Owing to the TPU scientists' research, a sensor may help flag toxic substances, heavy metals, as well as a number of diseases and defects in the DNA structure. Among the advantages of "hybrid" sensors are exceptional sensitivity, as well as the speed of conducting tests and the possibility of doing it exactly on the spot where samples are taken.
Another direction of studies is the development of materials, which react to external stimuli by changing their properties. For example, the materials with controllable wetting properties much needed in a variety of spheres of science: from the heaving engineering industry to space industry and medicine.
The third branch of studies is the design of the new methodology of conducting organic chemical reactions with the exposure to sunlight during plasmon catalysis.
In particular, the TPU researchers have managed to carry out polymerisation – that is a synthesis of polymers – at room temperature under the impact of light, although the process traditionally takes place at high temperatures.

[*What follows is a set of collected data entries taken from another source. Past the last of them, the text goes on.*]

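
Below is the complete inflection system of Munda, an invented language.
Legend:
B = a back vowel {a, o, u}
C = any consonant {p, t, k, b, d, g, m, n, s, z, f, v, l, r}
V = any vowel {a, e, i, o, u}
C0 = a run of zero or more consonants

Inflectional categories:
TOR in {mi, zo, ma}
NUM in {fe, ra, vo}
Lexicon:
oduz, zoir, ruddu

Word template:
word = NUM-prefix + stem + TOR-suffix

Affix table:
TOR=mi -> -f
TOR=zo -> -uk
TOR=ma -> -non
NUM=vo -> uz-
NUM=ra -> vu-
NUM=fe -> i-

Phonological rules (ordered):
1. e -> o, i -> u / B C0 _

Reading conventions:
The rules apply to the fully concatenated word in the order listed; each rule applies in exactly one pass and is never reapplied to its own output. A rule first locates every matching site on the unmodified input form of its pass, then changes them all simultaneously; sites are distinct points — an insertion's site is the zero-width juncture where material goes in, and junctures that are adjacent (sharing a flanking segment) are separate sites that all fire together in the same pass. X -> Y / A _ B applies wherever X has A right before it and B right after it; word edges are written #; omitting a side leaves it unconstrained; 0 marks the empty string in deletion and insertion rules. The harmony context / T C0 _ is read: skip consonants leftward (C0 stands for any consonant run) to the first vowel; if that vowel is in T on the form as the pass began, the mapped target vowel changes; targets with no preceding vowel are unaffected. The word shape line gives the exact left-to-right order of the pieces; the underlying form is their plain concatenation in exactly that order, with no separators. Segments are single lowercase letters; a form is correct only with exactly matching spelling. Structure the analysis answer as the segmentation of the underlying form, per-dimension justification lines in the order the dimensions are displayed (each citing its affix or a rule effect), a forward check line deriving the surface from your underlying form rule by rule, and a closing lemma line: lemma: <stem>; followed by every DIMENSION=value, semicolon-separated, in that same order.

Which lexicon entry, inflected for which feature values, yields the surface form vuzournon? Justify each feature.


underlying: vu-zoir-non
TOR=ma - signalled by the affix -non
NUM=ra - signalled by the affix vu-
check: vuzoirnon -> vuzournon
lemma: zoir; TOR=ma; NUM=ra


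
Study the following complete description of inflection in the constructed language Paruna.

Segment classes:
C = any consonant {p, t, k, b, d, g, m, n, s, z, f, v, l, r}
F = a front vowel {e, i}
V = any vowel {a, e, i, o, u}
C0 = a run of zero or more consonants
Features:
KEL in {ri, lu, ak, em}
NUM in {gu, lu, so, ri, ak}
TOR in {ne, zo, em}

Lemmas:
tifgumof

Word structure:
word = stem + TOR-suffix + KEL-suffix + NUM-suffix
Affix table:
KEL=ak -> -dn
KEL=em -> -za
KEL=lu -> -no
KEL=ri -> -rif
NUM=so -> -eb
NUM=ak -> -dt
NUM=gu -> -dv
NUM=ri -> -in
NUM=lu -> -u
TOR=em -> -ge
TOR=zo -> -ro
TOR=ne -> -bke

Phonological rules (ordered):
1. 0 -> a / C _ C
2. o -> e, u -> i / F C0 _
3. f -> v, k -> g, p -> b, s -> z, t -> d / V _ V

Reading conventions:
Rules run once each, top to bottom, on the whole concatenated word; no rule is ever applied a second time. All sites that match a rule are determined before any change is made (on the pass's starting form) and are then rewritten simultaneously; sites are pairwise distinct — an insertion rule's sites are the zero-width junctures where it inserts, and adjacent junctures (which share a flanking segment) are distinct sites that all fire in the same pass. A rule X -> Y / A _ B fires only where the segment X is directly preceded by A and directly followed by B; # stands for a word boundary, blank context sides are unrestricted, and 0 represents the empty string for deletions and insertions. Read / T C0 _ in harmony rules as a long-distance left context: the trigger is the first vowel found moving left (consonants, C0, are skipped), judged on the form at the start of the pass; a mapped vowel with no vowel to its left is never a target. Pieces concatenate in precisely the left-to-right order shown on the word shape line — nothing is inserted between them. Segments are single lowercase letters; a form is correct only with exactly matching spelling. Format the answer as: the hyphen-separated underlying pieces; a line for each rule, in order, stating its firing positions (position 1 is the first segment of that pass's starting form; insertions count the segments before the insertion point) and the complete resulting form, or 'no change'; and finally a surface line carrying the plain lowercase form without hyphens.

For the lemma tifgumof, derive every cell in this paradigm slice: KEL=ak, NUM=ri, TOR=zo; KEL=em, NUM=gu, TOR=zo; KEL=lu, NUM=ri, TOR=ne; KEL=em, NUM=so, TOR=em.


cell KEL=ak, NUM=ri, TOR=zo:
underlying: tifgumof-ro-dn-in
1. 0 -> a / C _ C: inserts after position(s) 3, 8, 11: tifagumofarodanin
2. o -> e, u -> i / F C0 _: no change
3. f -> v, k -> g, p -> b, s -> z, t -> d / V _ V: fires at position(s) 3, 9: tivagumovarodanin
surface: tivagumovarodanin

cell KEL=em, NUM=gu, TOR=zo:
underlying: tifgumof-ro-za-dv
1. 0 -> a / C _ C: inserts after position(s) 3, 8, 13: tifagumofarozadav
2. o -> e, u -> i / F C0 _: no change
3. f -> v, k -> g, p -> b, s -> z, t -> d / V _ V: fires at position(s) 3, 9: tivagumovarozadav
surface: tivagumovarozadav

cell KEL=lu, NUM=ri, TOR=ne:
underlying: tifgumof-bke-no-in
1. 0 -> a / C _ C: inserts after position(s) 3, 8, 9: tifagumofabakenoin
2. o -> e, u -> i / F C0 _: fires at position(s) 16: tifagumofabakenein
3. f -> v, k -> g, p -> b, s -> z, t -> d / V _ V: fires at position(s) 3, 9, 13: tivagumovabagenein
surface: tivagumovabagenein

cell KEL=em, NUM=so, TOR=em:
underlying: tifgumof-ge-za-eb
1. 0 -> a / C _ C: inserts after position(s) 3, 8: tifagumofagezaeb
2. o -> e, u -> i / F C0 _: no change
3. f -> v, k -> g, p -> b, s -> z, t -> d / V _ V: fires at position(s) 3, 9: tivagumovagezaeb
surface: tivagumovagezaeb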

The results of the research have been published in the Journal of Materials Chemistry A.
The said methodology is hoped to lead to the creation of totally new types of chemical production - effective ones, but much more eco-friendly than the existing ones. In years to come, chemical plants may pop up in sunny places, utilising sunlight as the energy source.
Tomsk scientists often join efforts with foreign colleagues from the Czech Republic, France, the US, Britain, Spain and Germany, with some of them partaking in TPU research, as well as teaching master's degree students and PhD candidates.
The question of hybrid matters was first raised in the early 2000-s, but they gained exceptional popularity in 2010 when researches from around the world began to study the issue, with scientific research abstracts on the issue regularly becoming top quoted and viewed online. However, it is only in about 10 years that "smart" materials are planned to be widely utilised.
Hybrid materials are a result of cooperation between scientists from a whole range of spheres: chemists, physicists and material engineers, as a single organisation doesn't usually boast everything necessary to synthesise and study those materials.
"There is a need for high-class and top expensive analytical equipment that would be maintained by well-qualified operators. Researchers themselves should have a broad scientific outlook and extensive knowledge in diverse branches of science, so as to see the general picture under analysis: be familiar with chemistry, basic physics, medicine and molecular biology", Postnikov noted.